Friday, September 4, 2015

Cool Video, Old News

This video is all over the internet today. It's amazing, well worth watching, but it's not news, and much of what is being said about it is wrong.

First, it happened in 2003, twelve years ago. Second, lightning didn't ignite a 'leak from the factory,' as many outlets reported. Lightning struck a warehouse, at least that's the conclusion reached by investigators at the time. It couldn't have been a 'leak from the factory' because the two Beam distilleries are each about 15 miles from where this occurred, at a separate maturation facility just north of Bardstown off Withrow Court. The lake into which the burning whiskey flowed is a man-made retention pond. I don't believe there was a significant fish kill from the event, as some have reported.

Fire is a constant threat at whiskey distilleries and maturation facilities due to the combustible combination of wood and high proof alcohol. This particular warehouse was relatively small, containing about 800,000 gallons of whiskey. The ones they're building now hold more than twice that much, but they also have better fire controls. Beam has 72 maturation warehouses at various locations in Nelson, Bullitt and Franklin Counties, a few more than it did in 2003.

This location has been particularly unlucky.
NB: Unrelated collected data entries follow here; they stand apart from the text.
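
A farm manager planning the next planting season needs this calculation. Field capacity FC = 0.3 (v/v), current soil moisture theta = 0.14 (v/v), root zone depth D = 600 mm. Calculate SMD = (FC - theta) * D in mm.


SMD = (FC - theta) * D
    = (0.3 - 0.14) * 600
    = 0.160 * 600
    = 96 mm


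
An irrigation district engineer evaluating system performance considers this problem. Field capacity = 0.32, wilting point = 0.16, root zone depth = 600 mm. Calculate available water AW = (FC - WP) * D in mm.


AW = (FC - WP) * D
   = (0.32 - 0.16) * 600
   = 0.16 * 600
   = 96 mm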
In 1968, before Beam owned it, another fire destroyed a warehouse there. It was still a distillery then. The other buildings were saved but the distillery closed the next year anyway. Beam bought the site to replace some warehouses it lost to a tornado in 1974.

If a warehouse starts to burn, about all firefighters can do is try to keep it from spreading. It can't be extinguished. Some barrels explode, sending others flying through the air. You don't see it here, but usually the flames are blue, like an alcohol lamp.
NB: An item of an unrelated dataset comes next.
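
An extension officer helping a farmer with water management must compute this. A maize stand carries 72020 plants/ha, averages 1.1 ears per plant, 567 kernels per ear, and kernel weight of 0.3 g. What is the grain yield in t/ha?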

The first distillery at that particular location, known as S. P. Lancaster, was built in 1881. Like many distilleries built at that time, the location was chosen to take advantage of the newly-built Bardstown-Springfield Branch of the L&N Railroad. Like many Kentucky distilleries, it changed names often. It was variously known as Independent, Shawhan, and Waterfill & Frazier.

Beam had a fire at another site in 2007. Wild Turkey had one in 2000. (That one, by the Kentucky River, did have a significant fish kill.) The worst one on record was at Heaven Hill in 1996, which destroyed the distillery and seven warehouses. The Cummins-Collins Distillery in Athertonville had a bad one in 1972. Barton had a bad one in 1944. Both of those were in the distillery itself.

During Prohibition, a distillery at Elkhorn Forks near Frankfort, built in 1901 by John D. Hinde, was destroyed in a fire. Arson was suspected. The event was fictionalized in Irwin Cobb’s 1929 novel, Red Likker. After Repeal, a new distillery was built there by Kenner Taylor, son of E.H. Taylor of Old Taylor fame. It eventually became Old Grand-Dad. Today it is owned by Jim Beam and used for maturation and bottling.


Josh Feldman said...

Terrific post, Chuck. Thanks for the information, background, and history.

Oscar said...

I see that the video that Chuck posted has been deleted.
Here is another link where you can view the fire.

Chuck Cowdery said...

Thanks, Oscar. I updated the link.

Dan B said...

Hi Chuck,

I did a little research and here are some links to news articles from the time of the event.

Apparently there was a large fish kill and Beam was very helpful with local authorities in righting what they could and paying the state fines for lost sport fishing revenues. Seems the actual event caught the eye of news less than the repost generation of today. Perhaps proving that geeks (the general public was still warming up to the internet) drink more beer than bourbon; their loss.

-- Dan

Sam Komlenic said...

An amazingly detailed account of an early 20th century warehouse fire at the Overholt distillery at Broad Ford, PA can be found here:

Page down a bit to get to the description from the local paper, which talks about what a tourist attraction the actual fire became in a very short amount of time.

Broad Ford, named for a shallow spot in the Youghiogheny River where first the Indians and then Washington crossed, was pretty much a company town, and has disappeared. The distillery is mostly gone, but the label lives on at your local liquor store or bar.